Promu en 2015 par l’association française D’une Langue à l’Autre (DULALA), le Concours kamishibaï plurilingue s’est rapidement affirmé et élargi à d’autres territoires, dont celui de la Vallée d’Aoste — qui est également partenaires d’un projet Erasmus+, Kamilala, portant sur le même thème.

Pour cette région italienne, située à la frontière avec la France et la Suisse, la participation au Concours et au projet Erasmus+ a été un choix cohérent avec son contexte multilingue et son système scolaire bi-plurilingue. L’intégration des approches plurielles (Candelier, 2008) dans les curricula scolaires de la région et l’accompagnement qui s’en est suivi (formations et publication de supports pédagogiques) a facilité la diffusion du Concours et favorisé la participation des enseignants. Une enquête sur la mise en œuvre des nouveaux curricula, réalisée en 2017, montre que les kamishibaïs sont largement utilisés, à côté d’autres outils tels que les albums bi-plurilingues, les sacs d’histoires et les boîtes à histoires, pour soutenir une didactique plurilingue, notamment à l’école de l’enfance (https://scuole.vda.it/images/adattamenti/monitoraggio17.pdf).

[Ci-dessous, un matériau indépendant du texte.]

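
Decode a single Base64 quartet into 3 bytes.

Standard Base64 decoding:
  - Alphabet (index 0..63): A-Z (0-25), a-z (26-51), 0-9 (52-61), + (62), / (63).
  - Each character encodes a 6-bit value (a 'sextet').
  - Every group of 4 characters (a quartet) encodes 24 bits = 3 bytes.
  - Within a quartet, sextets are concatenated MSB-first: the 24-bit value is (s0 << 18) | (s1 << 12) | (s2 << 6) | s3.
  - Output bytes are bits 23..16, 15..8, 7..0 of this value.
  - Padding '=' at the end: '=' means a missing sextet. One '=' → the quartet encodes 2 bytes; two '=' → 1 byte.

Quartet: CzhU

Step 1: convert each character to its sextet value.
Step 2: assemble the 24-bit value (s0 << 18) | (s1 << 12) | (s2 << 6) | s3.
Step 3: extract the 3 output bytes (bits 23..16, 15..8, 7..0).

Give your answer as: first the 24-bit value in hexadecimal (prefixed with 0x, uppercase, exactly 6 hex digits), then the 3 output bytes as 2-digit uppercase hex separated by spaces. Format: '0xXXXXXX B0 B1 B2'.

Answer: 0x0B3854 0B 38 54

Derivation:
Sextets: C=2, z=51, h=33, U=20
24-bit: (2<<18) | (51<<12) | (33<<6) | 20
      = 0x080000 | 0x033000 | 0x000840 | 0x000014
      = 0x0B3854
Bytes: (v>>16)&0xFF=0B, (v>>8)&0xFF=38, v&0xFF=54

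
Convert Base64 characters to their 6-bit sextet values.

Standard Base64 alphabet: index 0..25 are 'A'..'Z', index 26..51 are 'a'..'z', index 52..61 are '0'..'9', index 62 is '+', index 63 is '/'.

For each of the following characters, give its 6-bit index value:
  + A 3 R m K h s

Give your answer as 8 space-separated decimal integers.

'+': index 62
'A': A..Z range, ord('A') − ord('A') = 0
'3': 0..9 range, 52 + ord('3') − ord('0') = 55
'R': A..Z range, ord('R') − ord('A') = 17
'm': a..z range, 26 + ord('m') − ord('a') = 38
'K': A..Z range, ord('K') − ord('A') = 10
'h': a..z range, 26 + ord('h') − ord('a') = 33
's': a..z range, 26 + ord('s') − ord('a') = 44

Answer: 62 0 55 17 38 10 33 44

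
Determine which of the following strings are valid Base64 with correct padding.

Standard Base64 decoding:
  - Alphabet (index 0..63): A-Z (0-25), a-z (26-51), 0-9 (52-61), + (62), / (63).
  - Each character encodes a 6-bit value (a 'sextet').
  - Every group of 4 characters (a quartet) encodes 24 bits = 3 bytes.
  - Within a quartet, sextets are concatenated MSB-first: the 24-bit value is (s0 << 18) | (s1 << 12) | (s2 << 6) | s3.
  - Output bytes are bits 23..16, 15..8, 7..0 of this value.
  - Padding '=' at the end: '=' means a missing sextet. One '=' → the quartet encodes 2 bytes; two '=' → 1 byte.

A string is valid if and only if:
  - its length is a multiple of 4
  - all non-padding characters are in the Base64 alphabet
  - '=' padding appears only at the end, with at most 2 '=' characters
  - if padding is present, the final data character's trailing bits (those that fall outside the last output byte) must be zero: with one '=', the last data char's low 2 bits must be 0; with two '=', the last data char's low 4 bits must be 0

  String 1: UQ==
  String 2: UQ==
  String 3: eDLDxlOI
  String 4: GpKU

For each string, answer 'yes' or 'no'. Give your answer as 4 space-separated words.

String 1: 'UQ==' → valid
String 2: 'UQ==' → valid
String 3: 'eDLDxlOI' → valid
String 4: 'GpKU' → valid

Answer: yes yes yes yes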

Malgré les difficultés liées au confinement, suite à la Covid, le nombre de participants au Concours est resté stable et a nettement augmenté après le retour à la normale : 22 kamishibaïs présentés en 2019, 24 en 2020 et 2021, 37 en 2022.

Image d’une planche d’une histoire au Kamishibaï “Martin et ses voisins”

Les retombées sur les élèves

Dans le cadre du projet Erasmus+ Kamilala, les partenaires ont réalisé un Guide à l’intention des organisateurs (Dulala, Universités d’Aveiro, Paris 8, Thessalonique, Région autonome Vallée d’Aoste, 2022) qui analyse, entre autres, les effets liés à la mise en œuvre du Concours. Ce guide reprend les effets sur les apprenants en se basant sur les remarques que les enseignants ont consignées dans les Carnets de bord. C’est à partir des retombées indiquées dans ce document que nous avons bâti notre enquête:

• la prise de conscience de la diversité linguistique et culturelle;
• l’acceptation d’autres points de vue;
• l’autonomie dans l’apprentissage;
• l’importance de la coopération et de la collaboration;
• le développement de compétences de communication plurilingue.

L’enquête menée en Vallée d’Aoste

Les apprenants ont été sollicités par le biais d’un questionnaire proposé aux élèves d’école secondaire du premier (11–13 ans) et du deuxième degré — premier cycle (14–16 ans) ayant participé aux éditions 2021–22 et 2022–23 du Concours.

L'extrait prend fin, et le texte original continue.